だが、ある種天皇や政府さえも超える部分を予見せざるを得ないこうした特殊能力に対し、どうしても認める事ができない当局としては、やがて長南年恵をなんとかして法の下に無意味にしなければと言う意向が働きはじめ、明治33年(1900年)12月、年恵は「聖水」を出現させたことに付いて詐欺罪に問われ、第一審は有罪になる。

しかしこれに対して年恵の弟の「長南雄吉」が控訴し、年恵の奇跡は神戸高等裁判所で争われることになった。
この公判は実に異例な公判だったが、神戸高等裁判所の裁判官は年恵の奇跡の真偽を実験で確かめようとし、裁判官自らが蓋をし密閉した空き瓶を年恵に渡し、それに手を触れずに瓶の中を「聖水」で満たせよと申し渡した。
年恵の目の前に置かれた空き瓶、どうせ何も出来もできまいと思っていた裁判官は次の瞬間我が目を疑うことになる。

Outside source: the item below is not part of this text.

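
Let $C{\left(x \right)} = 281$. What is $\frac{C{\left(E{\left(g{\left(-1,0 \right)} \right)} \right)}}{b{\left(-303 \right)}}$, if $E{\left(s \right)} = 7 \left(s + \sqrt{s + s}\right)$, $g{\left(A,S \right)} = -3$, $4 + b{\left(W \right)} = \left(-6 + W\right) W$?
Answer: $\frac{281}{93623} \approx 0.0030014$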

年恵は表情一つ変えず、何も動かないのに瓶の中には茶色の水がどんどん水位を増して行き、やはり2分足らずで空き瓶は茶色の水で満たされたのである。
しかもこの時、今なら大変なセクハラだが、年恵が不正を行えないようにと、年恵は丸裸にされてこの実験をさせられていて、この事から逆に実験によって裁判官たちが追い詰められ、結局神戸高等裁判所は年恵の奇跡を認めざるを得ないことになり、これによって年恵は無罪となったのである。

そしてこの公判で丸裸にされた年恵だが、彼女はそうした状態にあっても特に恥ずかしがることもなく、文句ひとつも言うこともなかったばかりか、そもそも逮捕拘留されていても、釈放されても何も変わることがなかった。

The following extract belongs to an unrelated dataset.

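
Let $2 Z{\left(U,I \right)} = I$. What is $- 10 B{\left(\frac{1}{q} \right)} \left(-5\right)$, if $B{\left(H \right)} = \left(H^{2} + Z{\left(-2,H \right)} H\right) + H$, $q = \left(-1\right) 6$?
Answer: $- \frac{25}{4} \approx -6.25$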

いつも誰も疑うこともなく、欲しいと言われれば喜んで誰にでも奇跡を与え、四十四歳になる少し前、死ぬ瞬間まで十三、四歳の少女のようにしか見えなかった年恵、その肉体も少女なら、心もまた純真無垢な少女そのものだった。
「聖水」と言うか「霊水」はごく稀に出ない時があったが、それはどうしても助からない病の場合だった。
年恵はこうした時、なぜ水が瓶に満たされないのか自分でも不思議がっていたと言う。

相手の者が卑しい心であろう、意地悪であろう、妬みや恐れであろうと、ただひたすらに誰に対しても誠心誠意心を傾け、大いなる力を力とも思わず人々に希望を与えた年恵、子供の頃彼女は人におんぶしてもらう事が好きだったが、坂道に来ると彼女は軽くなり、平坦な道では重くなった。
「あっ、軽くなった、重くなった」と言う大人の背中で年恵は無邪気に笑っていた。

そして明治40年(1907年)10月29日、年恵は43歳の生涯を閉じた。
その葬儀には多くの人が参列し、中でその棺桶を担いだと言う人がこんな証言をしている。
「いやー、まことに不思議な事が有るもんで、棺桶がやけに軽くなったり重くなったりするんです・・・」

どこかで年恵の無邪気な笑い顔が見えるようである・・・・。